Sokaklar sonra temizlendi, ama mesele kapanmadı. Üstelik de Blasio başkan
seçilmeden önce belediye işlerine bakarken -Neden hep Manhattan temizleniyor-
diye ileri geri konuşmuş. Yani olayın evveliyatı var.
Demokrat Partili Belediye Başkanının zengin mahallesine
pek sempati duymadığı biliniyor. Bir kere zenginler Cumhuriyetçi Parti’ye oy
veriyor. Başkan seçim kampanyasında sık sık -İki kent var- diyerek -zengin
yoksul- edebiyatı yapmıştı. Kendisi yoksulların yanında. Gençliğinde de
Nikaragua’daki sol Sandinista gerillalarına muhabbet beslemiş, gidip oralarda
dolaşmış. Sene 1980’ler... Beyaz olan de Blasio 1994’te siyah derili
yazar-aktivist eşiyle evlenmiş. Balayına Küba’ya gitmişler. Eşi -Ben bir
lezbiyenim- adlı makalesiyle tanınıyor.
Bu Zengin Yoksul söyleminin daha kibarı -Yüzde 1 ve Yüzde
99- ayrımı oluyor. Söylem 2008 krizinden beri ABD’de yaygın. Nedeni: Kriz en
üst gelir grubunu hiç etkilemedi. İşsizlik ve konut krizi, yüzde 99’u etkiledi.
Bir Belediye Başkanının ABD’deki sınıf farkını oy almak
için diline dolaması belki siyaseten akıllı bir yöntem ama Washington’un,
Başkan Obama’nın çözemediği sorunu belediyenin nasıl çözeceği, ayrı hikaye.
Üstelik Obama iktidarında yüzde 1’in hem refahı arttı hem de sayısı arttı.
New York Belediye Başkanı ise kendi çapında yüzde 1’i hedef
alıyor. İlk icraat olarak yılda 500 bin dolardan fazla kazananlardan daha fazla
vergi almaya çalışıyor. Gerçi tek başına belediye olarak yetkisi yok, ama
olsun. Bunun elbet tribünlere bir yansıması olacaktır.

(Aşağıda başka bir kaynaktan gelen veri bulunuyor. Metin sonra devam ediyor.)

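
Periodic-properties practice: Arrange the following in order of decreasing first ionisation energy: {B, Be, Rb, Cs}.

Be > B > Rb > Cs

IE₁ increases left→right with effective nuclear charge and decreases top→bottom as the valence shell moves farther out.
Here both period and group differ, so the two effects have to be weighed against each other.
Rb > Cs: they share group 1; the group trend gives Rb the larger value.
B > Rb: both effects reinforce here, so B is clearly the higher of the two.
Be > B: this pair runs against the simple trend — see the exception note.
Note the exception: Be has a higher first ionization energy than B, contrary to the simple trend — removing B's lone 2p electron is easier than breaking Be's filled 2s².
Approximate values (kJ/mol): Be 900, B 801, Rb 403, Cs 376.
So from highest to lowest: Be > B > Rb > Cs.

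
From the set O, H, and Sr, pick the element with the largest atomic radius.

H is in period 1, group 1; O is in period 2, group 16; Sr is in period 5, group 2.
Moving right in a period, electrons are added to the same shell under a stronger nuclear pull, so atoms get smaller; moving down, a new shell is opened and atoms get larger.
Neither a single period nor a single group — weigh both effects.
O > H: the two effects oppose for this pair; the down-group effect wins (63 vs 32 pm).
Sr > O: both effects reinforce here, so Sr is clearly the larger of the two.
Approximate values (pm): H 32, O 63, Sr 185.
The largest atomic radius among these belongs to Sr.

Sr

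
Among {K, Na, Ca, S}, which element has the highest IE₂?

Na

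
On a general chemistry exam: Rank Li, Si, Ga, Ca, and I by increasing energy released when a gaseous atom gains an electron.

Ca < Ga < Li < Si < I

Li is in period 2, group 1; Si is in period 3, group 14; Ca is in period 4, group 2; Ga is in period 4, group 13; I is in period 5, group 17.
Atoms with high Z_eff and room in the valence shell (especially the halogens) have the most exothermic electron affinities.
Here both period and group differ, so the two effects have to be weighed against each other.
Ga > Ca: both are in period 4; the period trend gives Ga the larger value.
Li > Ga: period and group pull opposite ways; the down-group shift dominates (60 vs 29 kJ/mol).
Si > Li: the two effects oppose for this pair; the across-period effect wins (134 vs 60 kJ/mol).
I > Si: period and group pull opposite ways; the across-period shift dominates (295 vs 134 kJ/mol).
Tabulated electron affinity (kJ/mol): Li 60, Si 134, Ca 2, Ga 29, I 295.
So from lowest to highest: Ca < Ga < Li < Si < I.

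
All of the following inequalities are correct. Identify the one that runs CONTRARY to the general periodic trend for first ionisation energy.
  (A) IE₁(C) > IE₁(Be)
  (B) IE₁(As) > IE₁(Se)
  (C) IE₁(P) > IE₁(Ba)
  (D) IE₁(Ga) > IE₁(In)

The general trend: first ionisation energy increases across a period and decreases down a group.
(A) C (period 2, group 14) vs Be (period 2, group 2): the stated order agrees with the simple trend.
(B) As (period 4, group 15) vs Se (period 4, group 16): the stated order contradicts the simple trend.
(C) P (period 3, group 15) vs Ba (period 6, group 2): the stated order agrees with the simple trend.
(D) Ga (period 4, group 13) vs In (period 5, group 13): the stated order agrees with the simple trend.
The exception is (B): Se (4p⁴) ionizes more easily than half-filled As (4p³).

(B)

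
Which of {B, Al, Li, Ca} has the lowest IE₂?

IE_2 is the cost of taking one more electron from the +1 cation: B⁺ still has 2 valence electrons; Al⁺ still has 2 valence electrons; Li⁺ is the bare [He] core; Ca⁺ still has 1 valence electron.
Core electrons are held far more tightly than valence electrons, so Li tops the IE_2 order.
Valence configurations: B⁺ [He]2s², Al⁺ [Ne]3s², Ca⁺ [Ar]4s¹.
Approximate IE_2 values (kJ/mol): B 2427, Al 1817, Li 7298, Ca 1145.
Overall IE_2 order: Ca < Al < B < Li.

Ca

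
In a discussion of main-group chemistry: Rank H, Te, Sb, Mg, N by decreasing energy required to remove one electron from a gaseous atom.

H is in period 1, group 1; N is in period 2, group 15; Mg is in period 3, group 2; Sb is in period 5, group 15; Te is in period 5, group 16.
Removing the outermost electron gets harder across a period and easier down a group.
Neither a single period nor a single group — weigh both effects.
Sb > Mg: the two effects oppose for this pair; the across-period effect wins (831 vs 738 kJ/mol).
Te > Sb: Te lies to the right of Sb in period 5, so the across-period effect alone puts Te higher.
H > Te: the two effects oppose for this pair; the down-group effect wins (1312 vs 869 kJ/mol).
N > H: period and group pull opposite ways; the across-period shift dominates (1402 vs 1312 kJ/mol).
For reference (kJ/mol): H 1312, N 1402, Mg 738, Sb 831, Te 869.
So from highest to lowest: N > H > Te > Sb > Mg.

N, H, Te, Sb, Mg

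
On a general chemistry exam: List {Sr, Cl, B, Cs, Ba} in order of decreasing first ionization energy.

Cl > B > Sr > Ba > Cs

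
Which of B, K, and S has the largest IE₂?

K

IE_2 is the cost of taking one more electron from the +1 cation: B⁺ still has 2 valence electrons; K⁺ is the bare [Ar] core; S⁺ still has 5 valence electrons.
Pulling an electron out of a noble-gas core costs far more than removing a remaining valence electron, so K sits at the high end of IE_2.
Valence configurations: B⁺ [He]2s², S⁺ [Ne]3s²3p³.
Tabulated IE_2 (kJ/mol): B 2427, K 3052, S 2252.
So the second ionization energies run S < B < K.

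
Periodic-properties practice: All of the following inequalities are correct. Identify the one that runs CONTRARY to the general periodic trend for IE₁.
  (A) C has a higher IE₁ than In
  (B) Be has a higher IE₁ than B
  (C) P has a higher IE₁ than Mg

(B)

The general trend: IE₁ increases across a period and decreases down a group.
(A) C (period 2, group 14) vs In (period 5, group 13): the stated order agrees with the simple trend.
(B) Be (period 2, group 2) vs B (period 2, group 13): the stated order contradicts the simple trend.
(C) P (period 3, group 15) vs Mg (period 3, group 2): the stated order agrees with the simple trend.
The exception is (B): removing B's lone 2p electron is easier than breaking Be's filled 2s².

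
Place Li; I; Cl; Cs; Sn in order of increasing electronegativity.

Li is in period 2, group 1; Cl is in period 3, group 17; Sn is in period 5, group 14; I is in period 5, group 17; Cs is in period 6, group 1.
Electronegativity increases across a period and decreases down a group, tracking effective nuclear charge and atomic size.
Here both period and group differ, so the two effects have to be weighed against each other.
Li > Cs: Li sits above Cs in group 1, so the down-group effect alone puts Li higher.
Sn > Li: the two effects oppose for this pair; the across-period effect wins (1.96 vs 0.98).
I > Sn: I lies to the right of Sn in period 5, so the across-period effect alone puts I higher.
Cl > I: they share group 17; the group trend gives Cl the larger value.
Approximate values (Pauling): Li 0.98, Cl 3.16, Sn 1.96, I 2.66, Cs 0.79.
So from lowest to highest: Cs < Li < Sn < I < Cl.

Cs < Li < Sn < I < Cl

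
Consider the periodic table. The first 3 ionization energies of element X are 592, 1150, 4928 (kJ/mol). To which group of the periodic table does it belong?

Group 2

Look for the largest jump between consecutive ionization energies: IE3/IE2 ≈ 4.3, far larger than any earlier ratio.
That jump marks the point where a core electron is being removed. So the atom has 2 valence electrons.
A main-group element with 2 valence electrons is in group 2.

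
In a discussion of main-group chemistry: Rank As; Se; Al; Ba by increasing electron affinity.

Ba, Al, As, Se

Al is in period 3, group 13; As is in period 4, group 15; Se is in period 4, group 16; Ba is in period 6, group 2.
Atoms with high Z_eff and room in the valence shell (especially the halogens) have the most exothermic electron affinities.
These span different periods and groups, so the two trends combine.
Al > Ba: both effects reinforce here, so Al is clearly the higher of the two.
As > Al: the two effects oppose for this pair; the across-period effect wins (78 vs 42 kJ/mol).
Se > As: Se lies to the right of As in period 4, so the across-period effect alone puts Se higher.
Approximate values (kJ/mol): Al 42, As 78, Se 195, Ba 14.
So from lowest to highest: Ba < Al < As < Se.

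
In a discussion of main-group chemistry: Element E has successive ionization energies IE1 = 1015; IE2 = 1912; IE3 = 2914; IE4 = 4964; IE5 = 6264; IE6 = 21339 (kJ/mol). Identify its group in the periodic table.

Look for the largest jump between consecutive ionization energies: IE6/IE5 ≈ 3.4, far larger than any earlier ratio.
That jump marks the point where a core electron is being removed. So the atom has 5 valence electrons.
A main-group element with 5 valence electrons is in group 15.

Group 15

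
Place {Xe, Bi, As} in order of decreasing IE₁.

Xe > As > Bi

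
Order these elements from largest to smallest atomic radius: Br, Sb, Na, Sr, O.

Sr > Na > Sb > Br > O

O is in period 2, group 16; Na is in period 3, group 1; Br is in period 4, group 17; Sr is in period 5, group 2; Sb is in period 5, group 15.
Across a period the added protons contract the valence shell; down a group each new principal shell makes the atom larger.
Neither a single period nor a single group — weigh both effects.
Br > O: period and group pull opposite ways; the down-group shift dominates (114 vs 63 pm).
Sb > Br: relative to Br, both the across-period and down-group shifts push Sb's atomic radius up.
Na > Sb: the two effects oppose for this pair; the across-period effect wins (155 vs 140 pm).
Sr > Na: the two effects oppose for this pair; the down-group effect wins (185 vs 155 pm).
Approximate values (pm): O 63, Na 155, Br 114, Sr 185, Sb 140.
So from largest to smallest: Sr > Na > Sb > Br > O.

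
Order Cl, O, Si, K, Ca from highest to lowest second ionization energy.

IE_2 is the cost of taking one more electron from the +1 cation: Cl⁺ still has 6 valence electrons; O⁺ still has 5 valence electrons; Si⁺ still has 3 valence electrons; K⁺ is the bare [Ar] core; Ca⁺ still has 1 valence electron.
Usually core removal costs more than valence removal, but here the competition is close: a tightly held n=2 valence electron can cost more to remove than an n=3 core electron, so the actual values have to decide it.
Valence configurations: Cl⁺ [Ne]3s²3p⁴, O⁺ [He]2s²2p³, Si⁺ [Ne]3s²3p¹, Ca⁺ [Ar]4s¹.
The numbers (kJ/mol): Cl 2298, O 3388, Si 1577, K 3052, Ca 1145.
Putting it together, IE_2: Ca < Si < Cl < K < O.

O > K > Cl > Si > Ca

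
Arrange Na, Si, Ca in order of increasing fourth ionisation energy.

Si, Ca, Na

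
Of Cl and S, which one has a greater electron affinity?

Adding an electron releases more energy for atoms nearer the top right (short of the noble gases).
All lie in period 3, so electron affinity increases left to right.
So Cl has the greater electron affinity (Cl > S).

Cl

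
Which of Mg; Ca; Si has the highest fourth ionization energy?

Mg

IE_4 is the cost of taking one more electron from the +3 cation: Mg³⁺ is already 1 electron into the core; Ca³⁺ is already 1 electron into the core; Si³⁺ still has 1 valence electron.
Pulling an electron out of a noble-gas core costs far more than removing a remaining valence electron, so Ca and Mg sit at the high end of IE_4.
The numbers (kJ/mol): Mg 10543, Ca 6491, Si 4356.
Putting it together, IE_4: Si < Ca < Mg.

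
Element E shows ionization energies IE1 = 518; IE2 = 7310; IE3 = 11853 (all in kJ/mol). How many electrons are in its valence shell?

1

Look for the largest jump between consecutive ionization energies: IE2/IE1 ≈ 14.1, far larger than any earlier ratio.
That jump marks the point where a core electron is being removed. So the atom has 1 valence electron.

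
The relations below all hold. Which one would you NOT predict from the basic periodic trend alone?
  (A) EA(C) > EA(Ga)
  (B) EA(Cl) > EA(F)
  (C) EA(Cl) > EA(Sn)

The general trend: electron affinity increases across a period and decreases down a group.
(A) C (period 2, group 14) vs Ga (period 4, group 13): the stated order agrees with the simple trend.
(B) Cl (period 3, group 17) vs F (period 2, group 17): the stated order contradicts the simple trend.
(C) Cl (period 3, group 17) vs Sn (period 5, group 14): the stated order agrees with the simple trend.
The exception is (B): F's small 2p subshell makes the incoming electron feel strong e⁻–e⁻ repulsion, so Cl actually releases more energy on gaining an electron.

(B)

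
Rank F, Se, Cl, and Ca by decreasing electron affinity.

Cl > F > Se > Ca

F is in period 2, group 17; Cl is in period 3, group 17; Ca is in period 4, group 2; Se is in period 4, group 16.
Atoms with high Z_eff and room in the valence shell (especially the halogens) have the most exothermic electron affinities.
Neither a single period nor a single group — weigh both effects.
Se > Ca: both are in period 4; the period trend gives Se the larger value.
F > Se: relative to Se, both the across-period and down-group shifts push F's electron affinity up.
Cl > F: this pair runs against the simple trend — see the exception note.
Note the exception: Cl has a higher electron affinity than F, contrary to the simple trend — F's small 2p subshell makes the incoming electron feel strong e⁻–e⁻ repulsion, so Cl actually releases more energy on gaining an electron.
Approximate values (kJ/mol): F 328, Cl 349, Ca 2, Se 195.
So from highest to lowest: Cl > F > Se > Ca.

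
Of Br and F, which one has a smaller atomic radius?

F is in period 2, group 17; Br is in period 4, group 17.
Atomic radius shrinks across a period as nuclear charge pulls the same shell inward, and grows down a group as new shells are added.
All are in group 17, so atomic radius increases down the group.
So F has the smaller atomic radius (F < Br).

F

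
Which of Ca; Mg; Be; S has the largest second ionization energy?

S

Consider each +1 ion: Ca⁺ still has 1 valence electron; Mg⁺ still has 1 valence electron; Be⁺ still has 1 valence electron; S⁺ still has 5 valence electrons.
All are still removing valence electrons, so compare the +1 ions as you would atoms: IE_2 generally rises across a period (higher Z_eff) and falls down a group (larger shell), subject to the usual subshell exceptions.
Valence configurations: Ca⁺ [Ar]4s¹, Mg⁺ [Ne]3s¹, Be⁺ [He]2s¹, S⁺ [Ne]3s²3p³.
The numbers (kJ/mol): Ca 1145, Mg 1451, Be 1757, S 2252.
Overall IE_2 order: Ca < Mg < Be < S.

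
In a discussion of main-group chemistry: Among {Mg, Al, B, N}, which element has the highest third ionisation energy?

Mg

After 2 electrons have been removed, what remains? Mg²⁺ is the bare [Ne] core; Al²⁺ still has 1 valence electron; B²⁺ still has 1 valence electron; N²⁺ still has 3 valence electrons.
Breaking into a closed-shell core is much more expensive than removing a leftover valence electron — Mg has the largest IE_3 here.
Valence configurations: Al²⁺ [Ne]3s¹, B²⁺ [He]2s¹, N²⁺ [He]2s²2p¹.
Tabulated IE_3 (kJ/mol): Mg 7733, Al 2745, B 3660, N 4578.
So the third ionization energies run Al < B < N < Mg.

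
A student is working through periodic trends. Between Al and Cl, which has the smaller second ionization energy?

Al

Consider each +1 ion: Al⁺ still has 2 valence electrons; Cl⁺ still has 6 valence electrons.
All are still removing valence electrons, so compare the +1 ions as you would atoms: IE_2 generally rises across a period (higher Z_eff) and falls down a group (larger shell), subject to the usual subshell exceptions.
Valence configurations: Al⁺ [Ne]3s², Cl⁺ [Ne]3s²3p⁴.
Tabulated IE_2 (kJ/mol): Al 1817, Cl 2298.
Putting it together, IE_2: Al < Cl.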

Peki ABD’nin en önemli kenti böyle -Zenginlerden alıp
yoksullara verelim, Yaşasın devrim- zihniyetini taşıyabilir mi? Kent nüfusu 8.3
milyon. Metropolitan etki alanı 23 milyon. Kenti iş dünyası, borsa, turizm ve
hizmet sektörü taşıyor. Bu kaynaklar ince dengelere dayalı... New York daha
1994’e dek kanunsuz bir Teksas kasabası gibiydi. Zamanın Belediye Başkanı
Giuliani demir yumrukla kenti beş yılda temizledi ve toparladı. Ardından gelen
zengin Bloomberg de 12 yıl kenti bir şirket gibi yönetti, hâlâ iyi
hatırlanıyor. New York ekonomisi asayişe bağlıdır. Acemi siyasetçi de Blasio
sınıf mücadelesini abartırsa yoksulların durumunu değiştiremez, ama polisi ve
asayişi bozabilir. İşte o zaman New York kanunsuz zamanlara geri döner.
Belediye Başkanı şimdilik karda oynuyor. Yaz gelince de kumda oynayacak. Ve o
zamana dek burası New York mu, mini Havana mı, anlaşılacak.